Last post I wrote that I was returning to photography, and shooting color. Then I had an email exchange with a friend where I considered my aesthetics related to architecture. I described myself as a modernist and was asked whether I was a contemporary modernist, as in a minimalist, or a modernist as in mid-century modernism. Both, I answered. With architecture, I prefer minimalism and cubism, but with furniture, I’m a mid-century modernist.
What do both modernism and mid-century modernism have in common? An appreciation of clean lines. Especially with furniture, I love elaborate, well-defined lines, and I prefer the mid-century look to industrialism or other schools which appreciate graceful design.
That exchange led me to think about what I love about creating photographs. The answer, perhaps apparent now, is a love of clean lines. While I didn’t start out that way, I’ve evolved. My compositions are welded together by the blacks in my images, which is why black and white photography expresses my vision so well. After acknowledging my aesthetic values and while working with images in Lightroom, I realized that I needed to continue shooting black and white. It’s wonderfully fun and inspires my imagination differently (not better or worse, just differently) than color does.

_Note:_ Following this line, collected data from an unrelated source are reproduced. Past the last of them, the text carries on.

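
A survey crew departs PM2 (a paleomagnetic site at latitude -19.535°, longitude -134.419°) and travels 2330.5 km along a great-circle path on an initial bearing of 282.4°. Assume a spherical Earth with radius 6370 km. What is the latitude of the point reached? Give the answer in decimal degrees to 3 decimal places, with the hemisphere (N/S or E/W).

13.878°S

δ = d/R = 2330.5/6370 = 0.365856 rad
φ₂ = arcsin(sin φ₁ cos δ + cos φ₁ sin δ cos θ)
   = arcsin(-0.33438·0.93382 + 0.94244·0.35775·0.21474) = -13.87788°
λ₂ = λ₁ + atan2(sin θ sin δ cos φ₁, cos δ − sin φ₁ sin φ₂) = -155.51361°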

One image that has inspired my imagination is Humboldt Lagoons State Park, CA, 2018 which I took on my way home from a trip through California. I’d left Eureka earlier in the morning, where my car was still wet from the late-night rain. Highway 1 was bathed by the beautiful dawn light as the sun was coming over the earth’s brow. The clouds glowed orange in the lagoon's water as I drove by. By the time I returned to take a picture, the sun had risen too high, and the orange reflections had disappeared. Nature waits for no one, and images often appear and disappear within moments. I continued north and came across a pullout that overlooks the sandy beach separating the Pacific Ocean and lagoon. The clouds hung in the air like grazing sheep, waiting for me to take their photograph. There was a slight wind and, as always, I delighted in the smell of salt in the air, and the sound of the waves hitting the shore.
Afterward, I continued on my way to Portland.